OOOH AAAH, CHECK OUT my new digs! After two years of slaying you with my astute musical taste, I feel I’ve arrived! Here begins our new journey together…

If you don’t know me already (which, mostly, why would you?), the name’s Ashley and on top of my responsibilities at dear Out There, I a) am a Seattle-based music publicist, b) promote concerts up and down the west coast, c) was born and raised in (and still have my hands all over) Spokane and d) have become synonymous with the word “Wig” (Google it).

I know what you’re thinking. What nerve, I have!, you say, to write about music in Spokane while not living here! Fair, but though separated now by a 300 mile distance from my hometown, I maintain a near-constant awareness of it and its inhabitants. For one, I’ve been writing your reviews for you. (Ha!) And two, I’ve represented and/or booked a handful of your local musicians (won’t say who, none of the relationships were long-lasting—snicker, snicker). In my, let’s say safely, three years of working within Spokane’s music scene, I’ve learned a lot, and should be totally qualified to comment, as I’ll prove to you in the coming months. Stick with me.

One thing I’ve learned about Spokane is that its climate—both literally and figuratively—is always changing (I spent two weeks in that snow, athankyou.). The music scene is no exception to that trend. Just ask ISAMU “SOM” JORDAN, formerly of the Spokesman-Review, now a freelancer for the Inlander, host on KYRS, and curator of his new pet project, “I’m doing my best to hold the megaphone for local music,” he said recently of his continuing dedication. “If I have an opportunity to make a positive impact in that regard—whether through posting a MySpace bulletin, writing in the local press, or volunteering at KYRS—I’ll take it.”

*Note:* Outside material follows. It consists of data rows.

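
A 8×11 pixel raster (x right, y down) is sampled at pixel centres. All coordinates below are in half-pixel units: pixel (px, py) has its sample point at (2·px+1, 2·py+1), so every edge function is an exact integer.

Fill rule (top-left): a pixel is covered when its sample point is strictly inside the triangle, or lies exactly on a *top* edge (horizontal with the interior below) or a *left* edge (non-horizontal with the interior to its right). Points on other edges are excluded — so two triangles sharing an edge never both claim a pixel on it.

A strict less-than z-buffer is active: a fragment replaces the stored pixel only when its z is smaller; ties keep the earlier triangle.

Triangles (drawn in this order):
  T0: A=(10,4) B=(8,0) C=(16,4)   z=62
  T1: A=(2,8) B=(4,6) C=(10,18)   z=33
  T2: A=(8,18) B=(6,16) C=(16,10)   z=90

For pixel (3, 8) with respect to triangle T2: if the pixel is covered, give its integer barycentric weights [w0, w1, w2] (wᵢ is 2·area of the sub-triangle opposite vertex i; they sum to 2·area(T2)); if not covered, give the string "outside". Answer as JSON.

T0:
  2·area = 24
  edge (10, 4)→(8, 0): d=(-2,-4) top-left  bias=+0
  edge (8, 0)→(16, 4): d=(8,4) right/bottom  bias=-1
  edge (16, 4)→(10, 4): d=(-6,0) right/bottom  bias=-1
    (4,0)@(9, 1): e=[2,4,18] → █
    (5,0)@(11, 1): e=[10,-4,18] → ·
    (4,1)@(9, 3): e=[-2,20,6] → ·
    (5,1)@(11, 3): e=[6,12,6] → █
    (6,1)@(13, 3): e=[14,4,6] → █
    (7,1)@(15, 3): e=[22,-4,6] → ·
    (5,2)@(11, 5): e=[2,28,-6] → ·
    (6,2)@(13, 5): e=[10,20,-6] → ·
  covered (3 px):
    · · · · █ · · ·
    · · · · · █ █ ·
    · · · · · · · ·
    · · · · · · · ·
    · · · · · · · ·
    · · · · · · · ·
    · · · · · · · ·
    · · · · · · · ·
    · · · · · · · ·
    · · · · · · · ·
    · · · · · · · ·
T1:
  2·area = 36
  edge (2, 8)→(4, 6): d=(2,-2) top-left  bias=+0
  edge (4, 6)→(10, 18): d=(6,12) right/bottom  bias=-1
  edge (10, 18)→(2, 8): d=(-8,-10) top-left  bias=+0
    (4,0)@(9, 1): e=[0,-90,126] → ·  [on edge]
    (3,1)@(7, 3): e=[0,-54,90] → ·  [on edge]
    (2,2)@(5, 5): e=[0,-18,54] → ·  [on edge]
    (1,3)@(3, 7): e=[0,18,18] → █  [on edge]
    (2,3)@(5, 7): e=[4,-6,38] → ·
    (0,4)@(1, 9): e=[0,54,-18] → ·  [on edge]
    (1,4)@(3, 9): e=[4,30,2] → █
    (2,4)@(5, 9): e=[8,6,22] → █
    (3,4)@(7, 9): e=[12,-18,42] → ·
    (1,5)@(3, 11): e=[8,42,-14] → ·
    (2,5)@(5, 11): e=[12,18,6] → █
    (3,5)@(7, 11): e=[16,-6,26] → ·
  covered (5 px):
    · · · · · · · ·
    · · · · · · · ·
    · · · · · · · ·
    · █ · · · · · ·
    · █ █ · · · · ·
    · · █ · · · · ·
    · · · █ · · · ·
    · · · · · · · ·
    · · · · · · · ·
    · · · · · · · ·
    · · · · · · · ·
T2:
  2·area = 32
  edge (8, 18)→(6, 16): d=(-2,-2) top-left  bias=+0
  edge (6, 16)→(16, 10): d=(10,-6) top-left  bias=+0
  edge (16, 10)→(8, 18): d=(-8,8) right/bottom  bias=-1
    (0,5)@(1, 11): e=[0,-80,112] → ·  [on edge]
    (7,5)@(15, 11): e=[28,4,0] → ·  [on edge]
    (1,6)@(3, 13): e=[0,-48,80] → ·  [on edge]
    (5,6)@(11, 13): e=[16,0,16] → █  [on edge]
    (6,6)@(13, 13): e=[20,12,0] → ·  [on edge]
    (2,7)@(5, 15): e=[0,-16,48] → ·  [on edge]
    (4,7)@(9, 15): e=[8,8,16] → █
    (5,7)@(11, 15): e=[12,20,0] → ·  [on edge]
    (3,8)@(7, 17): e=[0,16,16] → █  [on edge]
    (4,8)@(9, 17): e=[4,28,0] → ·  [on edge]
    (0,9)@(1, 19): e=[-16,0,48] → ·  [on edge]
    (3,9)@(7, 19): e=[-4,36,0] → ·  [on edge]
    (4,9)@(9, 19): e=[0,48,-16] → ·  [on edge]
    (2,10)@(5, 21): e=[-12,44,0] → ·  [on edge]
    (5,10)@(11, 21): e=[0,80,-48] → ·  [on edge]
  covered (3 px):
    · · · · · · · ·
    · · · · · · · ·
    · · · · · · · ·
    · · · · · · · ·
    · · · · · · · ·
    · · · · · · · ·
    · · · · · █ · ·
    · · · · █ · · ·
    · · · █ · · · ·
    · · · · · · · ·
    · · · · · · · ·

Result: [16,16,0]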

For four years, Jordan has been giving out awards to the leaders of Spokane’s musical pack (dubbed “Sommys”), and this year, though the change in his own personal climate, he’ll maintain tradition, with a twist. “I’ve always been able to build on the energy of [past] Sommys by getting passionate people involved—more judges, presenters, artists, etc,” Jordan said. “The natural progression is putting it to an online vote, so the event really does belong to the public.” The Sommys will be handed out February 13 at the Blvd with surprise musical guests.

The Sommys are a nice barometer for what’s happening in Spokane, and, fittingly, the nominees reflect those most active in the scene. Cyrus Fell Down (up for Band of the Year and Best Live Performance, and my brand new PR client—full disclosure) venture to Seattle this month for the annual EMP Sound Off! competition on February 28 (former participants include Natalie Portman’s Shaved Head, The Globes). Birds of a feather Karli Fairbanks and Kaylee Cole (both up for Singer/Songwriter) share a brief tour about the Northwest at the beginning of the month, and Fairbanks will follow it with a performance at Empyrean on Valentine’s Day. Space Age Fur (Best New Artist, whose frontman at a recent show reminded us of gone-but-not-forgotten Seaweed Jack) play Caterina on February 15 along with Godbear (Best Rock).

And since we’re on the subject of notables, it’s worth sending a hearty congrats to HOCKEY (featuring Spokanite Brian White and his fellow Gonzaga grad Anthony Stassi), who this month will head out on their first European tour, with support from labels Virgin (in the UK) and Capitol (US).

There’s more to come, dear reader, so please be in touch. Bands/artists, keep me in the loop. Readers, let me know your thoughts. We’re in this together. Talk to you soon.


Strange Symmetry (Suicide Squeeze)
What’s better, having your favorite band together still, or gaining the two bands that come from its split? If you were a Stone Temple Pilots fan (as I was/am), then, sure, you’d favor the original (Army of Anyone, are you kidding me? Velvet Revolver, omg!). But after careful consideration, I’m inclined, in the case of Blood Brothers, to give up the oldie in favor of its new counterparts: Whitney/Votolato’s Jaguar Love, and Henderson/Gajadhar/Blilie’s Past Lives. By all accounts, Morgan’s wail is nasally as always (which I actually always sort of dug over Johnny, if we’re bein’ honest), and the music that accompanies is frantic, yet melodic, dancey, perhaps more easily digestible than the back-catalog.